Spotlight Blog 3

https://kidshealth.org/en/teens/peer-pressure.html

https://www.loveandlogic.com/articles-advice/helping-kids-resist-peer-pressure

https://www.positiveperformancetraining.com/blog/female-athletes-and-peer-pressure

The first website that I looked at had advice on how teens should go about resisting and dealing with peer pressure. The website talked about who peers are, and how they can influence you. It explained how the idea that not all peer influence is bad, since peers can serve as friendships, advice givers, and so forth. When negative peer pressure arises,  the tips that this website gave on how to deal with peer pressure are as followed: listen to yourself- if something seems off, it probably is, plan out how you’ll react to peer pressure before it happens, have some sort of excuse to leave a pressured situation, make it known that it’s okay to say no, be with people that you know won’t pressure you into doing something you don’t want to do, aka people that agree with you and will stand up for you, and if you don’t want to do something, say your parents would not want you to do this. Our psych textbook talk about how people normally do what the other people around them are doing (often referred to as the chameleon effect). This automatic mimicry allows people to empathize with others. This can be considered a type of conformity. Asch found that people are more likely to conform to something if you’re in a group of people who are all doing the same thing, or if we are made to feel like we’re wrong. I think these methods of resisting peer pressure are beneficial, because it’s important to stand your ground, and have that sense of individualism, which is focusing on yourself, but sometimes you will be faced with a group of people that don’t agree with you. In those cases, you have to make sure you stand your ground, and even if you don’t agree with what’s happening, you have to be able to accept their opinions, also known as the informational social influence. These tips can be used especially with teens, because they can be pressured into doing things they don’t want to do, don’t think is right, or even things that are illegal, so I feel that these tips will help you in a pressured situation, especially if other people in the group are using the informational social influence.

The next website talks about how parents can help their kids resist peer pressure. Their strategies are as followed: teach your kids what decisions lead to negative consequences, as parents, don’t fight with your kids about who their friends are, give your kids positive encouragement about making smart choices, and allow your kids to blame you if they don’t want to do something (i.e., my mom would not want me to do that). I think that these tips can be successful, because the parent is able to explain to the kids what the consequences will be if they make bad decisions, which I know for me, if I knew the consequences for something weren’t in my favor, I wouldn’t do something. If your child is made aware and has known that bad behaviors cause negative consequences, they’ll be able to use social facilitation, where the audience (group in this situation) will make them do things better, and the drive theory, which says that this takes place when behaviors are mastered. If your child has mastered the art of saying no to something, then in peer pressure situations, they won’t have a problem with saying no.
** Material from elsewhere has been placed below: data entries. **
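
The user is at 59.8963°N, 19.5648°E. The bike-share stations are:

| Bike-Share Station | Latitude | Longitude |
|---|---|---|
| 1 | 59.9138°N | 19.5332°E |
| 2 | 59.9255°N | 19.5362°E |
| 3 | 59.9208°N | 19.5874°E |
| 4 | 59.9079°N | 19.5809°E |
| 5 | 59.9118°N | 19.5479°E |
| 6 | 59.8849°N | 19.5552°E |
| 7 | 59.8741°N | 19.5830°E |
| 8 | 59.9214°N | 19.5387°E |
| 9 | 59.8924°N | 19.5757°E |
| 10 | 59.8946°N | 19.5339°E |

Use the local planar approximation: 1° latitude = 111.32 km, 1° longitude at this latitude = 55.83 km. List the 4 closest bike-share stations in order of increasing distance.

Distances from 59.8963°N, 19.5648°E:
1: 2.6282 km
2: 3.6215 km
3: 3.0051 km
4: 1.5734 km
5: 1.9666 km
6: 1.3776 km
7: 2.6720 km
8: 3.1513 km
9: 0.7475 km
10: 1.7355 km
Sorted: 9 (0.7475 km) < 6 (1.3776 km) < 4 (1.5734 km) < 10 (1.7355 km) < 5 (1.9666 km) < 1 (2.6282 km) < …

9, 6, 4, 10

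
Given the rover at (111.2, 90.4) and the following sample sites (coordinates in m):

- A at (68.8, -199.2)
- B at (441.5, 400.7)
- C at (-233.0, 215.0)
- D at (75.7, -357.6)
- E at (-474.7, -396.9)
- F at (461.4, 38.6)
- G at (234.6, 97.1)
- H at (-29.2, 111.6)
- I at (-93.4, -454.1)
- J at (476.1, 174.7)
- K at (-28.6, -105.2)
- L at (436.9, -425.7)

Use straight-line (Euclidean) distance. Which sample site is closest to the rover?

G

Distances from (111.2, 90.4):
A: 292.7 m
B: 453.2 m
C: 366.1 m
D: 449.4 m
E: 762.1 m
F: 354.0 m
G: 123.6 m
H: 142.0 m
I: 581.7 m
J: 374.5 m
K: 240.4 m
L: 610.3 m
Minimum: G at 123.6 m.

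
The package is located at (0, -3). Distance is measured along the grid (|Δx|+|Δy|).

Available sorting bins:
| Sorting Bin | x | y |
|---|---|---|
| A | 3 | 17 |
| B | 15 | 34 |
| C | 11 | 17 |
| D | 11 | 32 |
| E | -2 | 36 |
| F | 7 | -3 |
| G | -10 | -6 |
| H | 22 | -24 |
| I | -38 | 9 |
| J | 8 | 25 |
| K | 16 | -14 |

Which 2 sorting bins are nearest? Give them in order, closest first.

F, G

Distances from (0, -3):
A: 23
B: 52
C: 31
D: 46
E: 41
F: 7
G: 13
H: 43
I: 50
J: 36
K: 27
Sorted: F (7) < G (13) < A (23) < K (27) < …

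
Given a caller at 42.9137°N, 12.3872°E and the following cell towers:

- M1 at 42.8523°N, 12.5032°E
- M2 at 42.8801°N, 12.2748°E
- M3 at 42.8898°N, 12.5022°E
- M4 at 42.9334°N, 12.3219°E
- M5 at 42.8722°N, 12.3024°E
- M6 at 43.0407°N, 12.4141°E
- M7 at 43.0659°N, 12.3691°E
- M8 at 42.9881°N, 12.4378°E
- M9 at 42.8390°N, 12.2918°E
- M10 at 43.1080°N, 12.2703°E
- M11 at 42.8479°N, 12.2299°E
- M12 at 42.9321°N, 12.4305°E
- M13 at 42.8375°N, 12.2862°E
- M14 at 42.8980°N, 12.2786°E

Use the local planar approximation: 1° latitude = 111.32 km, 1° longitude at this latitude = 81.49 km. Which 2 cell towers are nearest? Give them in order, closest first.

Distances from 42.9137°N, 12.3872°E:
M1: 11.6651 km
M2: 9.8937 km
M3: 9.7417 km
M4: 5.7555 km
M5: 8.3124 km
M6: 14.3066 km
M7: 17.0070 km
M8: 9.2519 km
M9: 11.3836 km
M10: 23.6343 km
M11: 14.7636 km
M12: 4.0799 km
M13: 11.8193 km
M14: 9.0207 km
Sorted: M12 (4.0799 km) < M4 (5.7555 km) < M5 (8.3124 km) < M14 (9.0207 km) < …

M12, M4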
The last website talked about how a female athlete was a star basketball player, but then her performance started getting worse because the other girls on the team were jealous of her skill and success, so she would pass to them, or purposefully get less points, and make her own game suffer, just so she would feel liked by the team. In order to fight back against this type of peer pressure, here were the steps given: know that it’s okay to feel how you feel, knowing the right question to ask yourself (i.e. do I really care more about other people’s happiness or my own?), find support from friends, family, etc., remind yourself daily your reasons of resisting peer pressure, and build yourself up. I think these tips can lead to success when dealing with peer pressure, because it allows you to validate your feelings during a situation, and it lets you know that it is okay to not feel the same was as others. Informational social influence can also be used here because   you have to accept others opinions as well as your own. These tips can also lead to success because you’ll be able to find support in friends and family, and with this, you’re not doing what other people around you are doing, rather you’re doing what you feel they want you to do. So, if you believe in yourself and tell yourself why you are resisting the peer pressure, you’ll be more successful in situations where you are faced with it.